54.04 Discordance between Perceived and Measured Frailty

N. Gupta1, M. L. Salter1,2,3, A. Massie1, M. A. McAdams-Demarco1,2, A. H. Law2, B. G. Jaar2, J. D. Walston3, D. L. Segev1,2  1Johns Hopkins University School Of Medicine,Department Of Surgery,Baltimore, MD, USA 2Johns Hopkins University School Of Public Health,Department Of Epidemiology,Baltimore, MD, USA 3Johns Hopkins University,Center On Aging And Health,Baltimore, MD, USA

Introduction:  Frailty, a novel domain of risk originally validated in the geriatrics literature, captures poor physiologic reserve. It is a construct that is independent of comorbidity and disability, and it has been shown to be an independent predictor of poor outcomes in the general surgery, transplant, and end-stage renal disease (ESRD) populations. However, frailty is not routinely measured in the clinical setting; instead, we rely on perceptions of frailty to influence clinical decision-making. Whether perceived frailty accurately reflects measured frailty remains unknown. 

Methods:  We conducted a cross-sectional study of 145 ESRD patients at a single dialysis center in Baltimore, Maryland. We used the Linda Fried criteria of shrinking, weakness, exhaustion, low physical activity, and slow walking speed to measure frailty and classify patients as non-frail, intermediately frail, and frail. We measured provider perceptions of frailty by informing providers (nephrologists and nurse practitioners [NPs]) of the components of frailty and asking them to rate their patients as non-frail, intermediately frail, or frail; we measured patient perceptions of frailty by asking patients to rate their own frailty on this categorical scale. Weighted kappa statistic was used to assess the relationship between measured and perceived frailty. Patient characteristics influencing measured or perceived frailty were evaluated using ordered logistic regression.

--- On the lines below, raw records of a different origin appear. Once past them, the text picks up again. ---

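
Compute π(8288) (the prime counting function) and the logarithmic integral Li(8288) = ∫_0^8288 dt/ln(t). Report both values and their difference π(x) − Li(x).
π(8288) = 1039;  Li(8288) ≈ 1058.40;  π(x) − Li(x) ≈ -19.40.

Direct count of primes ≤ 8288 gives π(8288) = 1039. Numerical evaluation of the logarithmic integral gives Li(8288) ≈ 1058.40. The difference π(x) − Li(x) ≈ -19.40 is typically negative for small/moderate x (Li(x) overestimates), though Littlewood's theorem shows this sign changes infinitely often.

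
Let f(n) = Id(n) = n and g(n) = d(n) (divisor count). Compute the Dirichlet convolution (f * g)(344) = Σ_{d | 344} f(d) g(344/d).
(Id * d)(344) = 1170

Divisors of 344: [1, 2, 4, 8, 43, 86, 172, 344]. For each d | 344:
  d = 1: Id(1) · d(344/1) = 1 · 8 = 8
  d = 2: Id(2) · d(344/2) = 2 · 6 = 12
  d = 4: Id(4) · d(344/4) = 4 · 4 = 16
  d = 8: Id(8) · d(344/8) = 8 · 2 = 16
  d = 43: Id(43) · d(344/43) = 43 · 4 = 172
  d = 86: Id(86) · d(344/86) = 86 · 3 = 258
  d = 172: Id(172) · d(344/172) = 172 · 2 = 344
  d = 344: Id(344) · d(344/344) = 344 · 1 = 344
Summing: (Id * d)(344) = 8 + 12 + 16 + 16 + 172 + 258 + 344 + 344 = 1170.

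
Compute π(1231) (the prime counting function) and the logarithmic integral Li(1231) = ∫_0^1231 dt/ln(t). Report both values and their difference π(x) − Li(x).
π(1231) = 202;  Li(1231) ≈ 210.54;  π(x) − Li(x) ≈ -8.54.

Direct count of primes ≤ 1231 gives π(1231) = 202. Numerical evaluation of the logarithmic integral gives Li(1231) ≈ 210.54. The difference π(x) − Li(x) ≈ -8.54 is typically negative for small/moderate x (Li(x) overestimates), though Littlewood's theorem shows this sign changes infinitely often.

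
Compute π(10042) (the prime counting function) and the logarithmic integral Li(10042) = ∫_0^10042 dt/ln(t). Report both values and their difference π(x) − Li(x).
π(10042) = 1233;  Li(10042) ≈ 1250.70;  π(x) − Li(x) ≈ -17.70.

Direct count of primes ≤ 10042 gives π(10042) = 1233. Numerical evaluation of the logarithmic integral gives Li(10042) ≈ 1250.70. The difference π(x) − Li(x) ≈ -17.70 is typically negative for small/moderate x (Li(x) overestimates), though Littlewood's theorem shows this sign changes infinitely often.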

Results: Among non-frail participants, 34.4%, 30.0%, and 31.6% were misperceived as intermediately frail or frail by a nephrologist, NP, and themselves. The agreement between measured and perceived frailty was, at best, only slightly better than what would be expected by chance alone (nephrologists: kappa = 0.24; NPs: kappa = 0.27; patients: kappa = 0.07). Older age (adjusted OR [aOR]=1.36, 95% CI: 1.11-1.68, p=0.003 per 5-year increase in age) and greater comorbidity (aOR=1.49, 95% CI: 1.27-1.75, p<0.001 per one additional comorbidity) were associated with greater likelihood of being perceived as frail by a nephrologist. Being non-African American was associated with greater likelihood of being perceived as frail by an NP (aOR=5.51, 95% CI: 3.21-9.48, p=0.003) and by the patient themselves (aOR=4.20, 95% CI: 1.61-10.9, p=0.003). Obesity was associated with less likelihood of being perceived as frail by nephrologists (aOR 0.21, 95% CI: 0.16-0.29, p<0.001) and NPs (aOR 0.44, 95% CI: 0.27-0.72, p=0.001). Disability was the only patient characteristic associated with measured frailty (aOR = 1.47, 95% CI: 1.04-2.08, p=0.029 for each additional ADL difficulty). 

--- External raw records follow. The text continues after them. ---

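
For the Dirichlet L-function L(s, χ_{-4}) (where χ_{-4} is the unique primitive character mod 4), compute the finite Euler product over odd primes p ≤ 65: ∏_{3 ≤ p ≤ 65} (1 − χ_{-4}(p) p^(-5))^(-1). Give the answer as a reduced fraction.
∏ = 478212334295798677259125227573990358291095208018494528428976877948999059062284551009530475199/480056794509206891424767146601704797711651986953735424570384919662551238689346859653136384000

The odd primes p ≤ 65 are [3, 5, 7, 11, 13, 17, 19, 23, 29, 31, 37, 41, 43, 47, 53, 59, 61]. For each, χ(p) = 1 if p ≡ 1 mod 4, χ(p) = −1 if p ≡ 3 mod 4. Taking (1 − χ(p)/p^5)^(-1) = p^5/(p^5 − χ(p)): (1 − (-1)/3^5)^(-1) · (1 − (1)/5^5)^(-1) · (1 − (-1)/7^5)^(-1) · (1 − (-1)/11^5)^(-1) · (1 − (1)/13^5)^(-1) · (1 − (1)/17^5)^(-1) · (1 − (-1)/19^5)^(-1) · (1 − (-1)/23^5)^(-1) · (1 − (1)/29^5)^(-1) · (1 − (-1)/31^5)^(-1) · (1 − (1)/37^5)^(-1) · (1 − (1)/41^5)^(-1) · (1 − (-1)/43^5)^(-1) · (1 − (-1)/47^5)^(-1) · (1 − (1)/53^5)^(-1) · (1 − (-1)/59^5)^(-1) · (1 − (1)/61^5)^(-1) = 478212334295798677259125227573990358291095208018494528428976877948999059062284551009530475199/480056794509206891424767146601704797711651986953735424570384919662551238689346859653136384000.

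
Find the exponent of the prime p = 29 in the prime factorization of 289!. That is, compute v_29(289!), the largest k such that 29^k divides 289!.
v_29(289!) = 9

Legendre's formula: v_p(n!) = Σ_{k ≥ 1} ⌊n / p^k⌋. For p = 29, n = 289, the terms are:
  ⌊289/29^1⌋ = ⌊289/29⌋ = 9
(the next term ⌊289/29^2⌋ = 0, terminating the sum). Summing: v_29(289!) = 9 = 9.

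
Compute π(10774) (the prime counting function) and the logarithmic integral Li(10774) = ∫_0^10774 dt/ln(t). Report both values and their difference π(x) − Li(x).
π(10774) = 1312;  Li(10774) ≈ 1329.83;  π(x) − Li(x) ≈ -17.83.

Direct count of primes ≤ 10774 gives π(10774) = 1312. Numerical evaluation of the logarithmic integral gives Li(10774) ≈ 1329.83. The difference π(x) − Li(x) ≈ -17.83 is typically negative for small/moderate x (Li(x) overestimates), though Littlewood's theorem shows this sign changes infinitely often.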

Conclusion: Perceived frailty is an inadequate proxy for measured frailty. Patient characteristics associated with perceived frailty differ by rater and are different than those associated with measured frailty. If frailty is to be used to assess risk for adverse outcomes, quantitative frailty assessments rather than perceived frailty should be considered.